I'm running this code on Anaconda:
import numpy as np
import pandas as pd
import re, nltk, spacy, gensim
# Sklearn
from sklearn.decomposition import LatentDirichletAllocation, TruncatedSVD
from sklearn.feature_extraction.text import CountVectorizer, TfidfVectorizer
from sklearn.model_selection import GridSearchCV
from pprint import pprint
# Plotting tools
import pyLDAvis
import pyLDAvis.sklearn
import matplotlib.pyplot as plt
df = pd.DataFrame(data)
def sent_to_words(sentences):
for sentence in sentences:
yield(gensim.utils.simple_preprocess(str(sentence), deacc=True))
# deacc=True removes punctuations
data_words = list(sent_to_words(data))
print(data_words[:1])
def lemmatization(texts, allowed_postags=['NOUN', 'ADJ', 'VERB', 'ADV']):
"""https://spacy.io/api/annotation"""
texts_out = []
for sent in texts:
doc = nlp(" ".join(sent))
texts_out.append(" ".join([token.lemma_ if token.lemma_ not in ['-PRON-'] else '' for token in doc if token.pos_ in allowed_postags]))
return texts_out
nlp = spacy.load('en', disable=['parser', 'ner'])
# Do lemmatization keeping only Noun, Adj, Verb, Adverb
data_lemmatized = lemmatization(data_words, allowed_postags=['NOUN', 'ADJ', 'VERB', 'ADV'])

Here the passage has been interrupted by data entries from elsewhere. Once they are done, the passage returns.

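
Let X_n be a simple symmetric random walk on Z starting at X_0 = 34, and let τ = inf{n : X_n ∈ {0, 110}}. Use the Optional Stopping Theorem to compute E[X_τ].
E[X_τ] = 34

X_n is a martingale and τ is a bounded-mean stopping time (indeed τ is finite a.s. with bounded expectation since the walk is in a bounded region). By the OST, E[X_τ] = E[X_0] = 34. Equivalently: E[X_τ] = 110 · P(hit 110 first) + 0 · P(hit 0 first) = 110 · (34/110) = 34.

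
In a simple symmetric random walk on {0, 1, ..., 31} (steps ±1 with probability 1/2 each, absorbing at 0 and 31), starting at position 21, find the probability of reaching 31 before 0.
P(hit 31 before 0) = 21/31

Let u_k = P(hit 31 before 0 | start at k). Then u_0 = 0, u_31 = 1, and u_k = u_{k-1}/2 + u_{k+1}/2 for 1 ≤ k ≤ 30. This harmonic recurrence is solved by u_k = k/31, giving u_21 = 21/31.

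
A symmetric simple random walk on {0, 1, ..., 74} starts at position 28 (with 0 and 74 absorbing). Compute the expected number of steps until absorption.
E[τ | X_0 = 28] = 1288

Let v_k = E[τ | X_0 = k]. Boundary: v_0 = v_74 = 0. Recurrence: v_k = 1 + (v_{k-1} + v_{k+1})/2 for 1 ≤ k ≤ 73. The particular solution to v_k − (v_{k-1} + v_{k+1})/2 = 1 is v_k = −k^2. Adding homogeneous solution A + B k and matching boundaries gives v_k = k (74 − k). Substituting k = 28: v_28 = 28 · 46 = 1288.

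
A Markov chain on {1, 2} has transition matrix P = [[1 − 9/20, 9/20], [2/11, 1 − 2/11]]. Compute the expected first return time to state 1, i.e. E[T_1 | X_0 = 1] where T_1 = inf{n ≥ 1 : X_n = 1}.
E[T_1 | X_0 = 1] = 1/π_1 = 139/40

For an irreducible recurrent Markov chain with stationary distribution π, E[T_i | X_0 = i] = 1/π_i (Kac's formula). Here π_1 = (2/11)/(9/20 + 2/11) = (2/11)/(139/220) = 40/139, so E[T_1 | X_0 = 1] = 1/π_1 = (9/20 + 2/11)/(2/11) = (139/220)/(2/11) = 139/40.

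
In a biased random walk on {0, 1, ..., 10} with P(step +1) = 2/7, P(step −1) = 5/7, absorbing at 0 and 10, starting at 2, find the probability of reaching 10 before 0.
P(hit 10 before 0) = (1 − (5/2)^2) / (1 − (5/2)^10) = 256/464981

Let u_k denote P(reach 10 before 0 | start at k). Boundary: u_0 = 0, u_10 = 1. Recurrence: u_k = 2/7·u_{k+1} + 5/7·u_{k-1} for 1 ≤ k ≤ 9. Try u_k = A + B·r^k with r = q/p = (5/7)/(2/7) = 5/2. Substitution satisfies the recurrence; boundary conditions give:
  u_k = (1 − r^k) / (1 − r^N) = (1 − (5/2)^2) / (1 − (5/2)^10) = 256/464981.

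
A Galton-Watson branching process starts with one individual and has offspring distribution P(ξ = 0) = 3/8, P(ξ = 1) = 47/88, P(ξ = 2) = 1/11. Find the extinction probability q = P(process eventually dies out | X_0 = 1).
q = 1

Mean offspring μ = 0·3/8 + 1·47/88 + 2·1/11 = 63/88 ≤ 1. For μ ≤ 1 with offspring not concentrated at 1, the Galton-Watson process goes extinct almost surely, so q = 1.
(Algebraic check: The pgf is f(s) = 3/8 + 47/88·s + 1/11·s². The extinction probability q is the smallest fixed point of f in [0, 1]. Setting s = f(s):
  1/11·s² + (47/88 − 1)·s + 3/8 = 0
  1/11·s² − (3/8 + 1/11)·s + 3/8 = 0
which factors as (s − 1)·(1/11·s − 3/8) = 0, giving roots s = 1 and s = (3/8)/(1/11) = 33/8. Since 33/8 ≥ 1, the smallest root in [0, 1] is s = 1.)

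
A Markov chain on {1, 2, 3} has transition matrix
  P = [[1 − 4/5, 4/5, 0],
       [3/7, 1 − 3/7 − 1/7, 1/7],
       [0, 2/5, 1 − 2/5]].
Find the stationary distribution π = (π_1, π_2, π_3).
π = (15/53, 28/53, 10/53)

This is a birth-death chain on three states, which satisfies detailed balance: π_1 · P_{12} = π_2 · P_{21} and π_2 · P_{23} = π_3 · P_{32}.
From π_1 · 4/5 = π_2 · 3/7: π_2/π_1 = (4/5)/(3/7) = 28/15.
From π_2 · 1/7 = π_3 · 2/5: π_3/π_2 = (1/7)/(2/5) = 5/14.
Take π_1 proportional to 1; then unnormalized π = (1, 28/15, 2/3). Normalize by dividing by the sum 53/15:
  π = (15/53, 28/53, 10/53).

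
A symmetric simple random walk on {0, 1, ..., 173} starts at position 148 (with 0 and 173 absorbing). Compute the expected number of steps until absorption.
E[τ | X_0 = 148] = 3700

Let v_k = E[τ | X_0 = k]. Boundary: v_0 = v_173 = 0. Recurrence: v_k = 1 + (v_{k-1} + v_{k+1})/2 for 1 ≤ k ≤ 172. The particular solution to v_k − (v_{k-1} + v_{k+1})/2 = 1 is v_k = −k^2. Adding homogeneous solution A + B k and matching boundaries gives v_k = k (173 − k). Substituting k = 148: v_148 = 148 · 25 = 3700.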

print(data_lemmatized[:1])
And I receive the following error:
File "C:\Users\maart\AppData\Local\Continuum\anaconda3\lib\site-packages\_regex_core.py", line 1880, in get_firstset
raise _FirstSetError()
_FirstSetError
The error must occur somewhere after the lemmatization, because the other parts work fine.
Thanks a bunch!
I had this same issue and I was able to resolve it by uninstalling regex (I had the wrong version installed) and then running python -m spacy download en again. This will reinstall the correct version of regex.